Les fondements juridiques applicables
Préalablement à la conclusion d’un contrat de franchise, la loi impose au franchiseur de transmettre au candidat à la franchise un certain nombre d’informations spécifiques afin de lui permettre de s’engager en connaissance de cause[1]. Cette obligation donne lieu en pratique à la fourniture par le franchiseur d’un document s’intitulant « document d’information contractuelle » (ci-après le « DIP »).
Outre la remise du DIP, il incombe au franchiseur, à l’instar du candidat à la franchise, une obligation générale d’information qui oblige à révéler toute information dont l’importance est déterminante au consentement[2].
La forme et le contenu du document d’information précontractuelle
L’article L. 330-3 du code de commerce met à la charge du franchiseur de fournir un document, ce qui suppose qu’il remette un écrit au franchisé. Les informations devant être communiquées au candidat à la franchise dans cet écrit sont précisément listées à l’article R 330-1 du Code de commerce auquel le lecteur est invité à se reporter.
En synthèse, ces informations portent sur :
- le franchiseur ;
- la marque concédée ;
- le réseau d’exploitants ;
- l’évolution du franchiseur et du réseau en lui-même ;
- l’indication de certaines conditions du contrat proposé.
⚠️ Important :
Le DIP doit comporter des informations exactes, complètes, vérifiables et récentes.
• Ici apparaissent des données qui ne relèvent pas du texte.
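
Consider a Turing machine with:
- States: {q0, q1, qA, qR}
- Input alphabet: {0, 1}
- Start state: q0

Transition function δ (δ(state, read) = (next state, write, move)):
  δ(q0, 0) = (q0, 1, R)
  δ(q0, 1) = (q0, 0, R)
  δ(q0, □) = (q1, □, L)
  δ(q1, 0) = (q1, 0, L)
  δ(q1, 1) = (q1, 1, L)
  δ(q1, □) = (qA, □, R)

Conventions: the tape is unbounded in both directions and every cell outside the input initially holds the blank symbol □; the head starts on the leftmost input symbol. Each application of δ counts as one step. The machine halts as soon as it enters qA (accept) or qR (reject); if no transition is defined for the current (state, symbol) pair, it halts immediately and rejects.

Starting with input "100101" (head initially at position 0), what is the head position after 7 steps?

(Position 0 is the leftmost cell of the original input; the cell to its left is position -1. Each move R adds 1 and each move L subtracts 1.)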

La période de communication du document d’information précontractuelle
Le DIP doit être remis au moins vingt jours avant la conclusion du contrat de franchise. En cas de contentieux, il appartient au franchiseur de démontrer qu’il a effectivement remis un DIP à son franchisé dans le délai imparti.
⚠️ Important :
Il est nécessaire de mettre en place un processus permettant de dater la remise du DIP et de ses actualisations car :
- La transmission d’un DIP dans le délai imparti n’exclut pas le risque d’un vice du consentement du franchisé s’il est démontré que le franchiseur n’a pas porté à sa connaissance des évènements postérieures à la remise du DIP qui auraient pu influencer sa décision de contracter[3];
- Lorsque le contrat de franchise est renouvelé, même tacitement, le franchiseur doit transmettre un nouveau DIP, dans le délai imparti, pour tenir compte de l’évolution du réseau[4]. A défaut, le franchisé pourrait tenter d’obtenir la nullité du contrat renouvelé s’il démontre que son consentement a été vicié et qu’un préjudice en a découlé.
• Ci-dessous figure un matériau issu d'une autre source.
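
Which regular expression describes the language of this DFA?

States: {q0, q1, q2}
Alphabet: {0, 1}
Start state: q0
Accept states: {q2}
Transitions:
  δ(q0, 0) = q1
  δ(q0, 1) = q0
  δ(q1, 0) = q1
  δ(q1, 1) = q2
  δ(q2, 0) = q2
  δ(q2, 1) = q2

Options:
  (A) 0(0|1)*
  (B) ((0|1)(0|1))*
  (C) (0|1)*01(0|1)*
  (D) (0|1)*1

Testing sample strings against the DFA:
  '110' -> rejected
  '11111' -> rejected
  '111' -> rejected
  '11' -> rejected
Checking each option for a counterexample:
  (A) 0(0|1)*: '0' is rejected by the DFA but matches the regex → eliminated
  (B) ((0|1)(0|1))*: ε is rejected by the DFA but matches the regex → eliminated
  (C) (0|1)*01(0|1)*: agrees with the DFA on all strings of length ≤ 4
  (D) (0|1)*1: '1' is rejected by the DFA but matches the regex → eliminated
Only (C) (0|1)*01(0|1)* is consistent with the DFA.

Final answer: (C) (0|1)*01(0|1)*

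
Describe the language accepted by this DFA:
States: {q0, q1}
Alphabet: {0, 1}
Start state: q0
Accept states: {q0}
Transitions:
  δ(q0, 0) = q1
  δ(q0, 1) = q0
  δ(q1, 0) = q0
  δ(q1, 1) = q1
Analyzing the DFA structure:
Start state: q0
Accept states: {q0}
Interpreting what each state remembers (checking against the transitions):
  q0: an even number of 0s has been read so far
  q1: an odd number of 0s has been read so far
  δ(q0, 0): in q0 (an even number of 0s has been read so far), after reading 0 we have: an odd number of 0s has been read so far → q1
  δ(q0, 1): in q0 (an even number of 0s has been read so far), after reading 1 we have: an even number of 0s has been read so far → q0
  δ(q1, 0): in q1 (an odd number of 0s has been read so far), after reading 0 we have: an even number of 0s has been read so far → q0
  δ(q1, 1): in q1 (an odd number of 0s has been read so far), after reading 1 we have: an odd number of 0s has been read so far → q1
A string is accepted iff it ends in {q0}, i.e. an even number of 0s has been read so far.
Language: All binary strings with an even number of 0s

Final answer: All binary strings with an even number of 0s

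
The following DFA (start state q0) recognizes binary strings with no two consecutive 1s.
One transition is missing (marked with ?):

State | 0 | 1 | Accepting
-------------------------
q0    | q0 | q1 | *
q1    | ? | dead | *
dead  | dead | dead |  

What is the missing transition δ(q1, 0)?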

Les informations additionnelles communiquées
Dans l’éventualité où le franchiseur inscrit dans le DIP une information que la loi ne l’oblige pas à transmettre, cette information doit être sincère au même titre que les informations qu’il a pour obligation de transmettre.
En tout état de cause, si le franchiseur communique des informations supplémentaires, il doit alors communiquer toutes les informations déterminantes y afférant, c’est un dire un lien direct et nécessaire avec le contenu du contrat ou la qualité des parties[5].
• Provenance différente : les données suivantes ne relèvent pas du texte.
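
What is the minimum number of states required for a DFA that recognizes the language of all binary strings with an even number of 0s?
Language: binary strings with an even number of 0s
Lower bound (Myhill–Nerode): the prefixes ε, 0 are pairwise distinguishable:
  ε vs 0: suffix ε distinguishes them (ε has zero 0s (accepted), 0 has one 0 (rejected))
So any DFA needs at least 2 states.
Upper bound: a DFA with 2 states exists (one state per class above).
Minimum states: 2

Final answer: 2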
Le contentieux relatif à la transmission d’études de maché local en est un parfait exemple. En effet, légalement le franchiseur a seulement pour obligation de transmettre un état du marché local, c’est-à-dire une présentation du marché général et local et de ses perspectives de développement, et non une étude de marché. Lorsque le franchiseur fait le choix de communiquer une étude de marché au candidat à la franchise, celle-ci doit présenter un caractère sincère et doit présenter des informations déterminantes[6].
⚠️ Important :
Il est nécessaire de mettre en place un processus qui permet de s’assurer régulièrement de la sincérité des informations transmises par le franchiseur et dans ce cadre de :
- S’appuyer sur des experts qui fournissent une information complète, transparente et claire ;
- Inciter le candidat franchisé à demander toute information qu’il considère utile et conserver des éléments probants d’une telle démarche.
Sanctions liées aux défauts de communication d’une information précontractuelle
Le franchiseur qui ne communique pas de DIP, le communique moins de vingt jours avant signature du contrat de franchise projeté ou communique un DIP contenant des informations qui ne sont pas sincères commet une contravention de cinquième classe l’exposant au paiement d’une amende dont le montant peut aller jusqu’à 7 500 € pour les personnes morales.
D’autres sanctions, propres au droit civil peuvent également être prononcées par les tribunaux. En effet, en cas de contentieux, le franchisé pourra notamment solliciter, s’il estime que le franchiseur a manqué à son obligation d’information précontractuelle :
- Le paiement de dommages-intérêts ; ou
- La nullité du contrat de franchise.
⚠️ Important :
Le franchisé doit pouvoir en tout état de cause caractériser la faute du franchiseur, son préjudice ou le vice du consentement [7]. Cela suppose pour le franchisé de rapporter la preuve du comportement fautif du franchiseur et de l’existence d’un préjudice. Pour se prémunir d’une telle action, le franchiseur doit quant à lui veiller à documenter ses actions afin de se ménager la preuve de sa bonne foi pour se défendre.
En tout état de cause, le franchisé doit également s’assurer qu’il fournit au franchiseur les informations déterminantes à son consentement et doit dans ce cadre adopter un comportement loyal dans le cadre de la période précontractuelle.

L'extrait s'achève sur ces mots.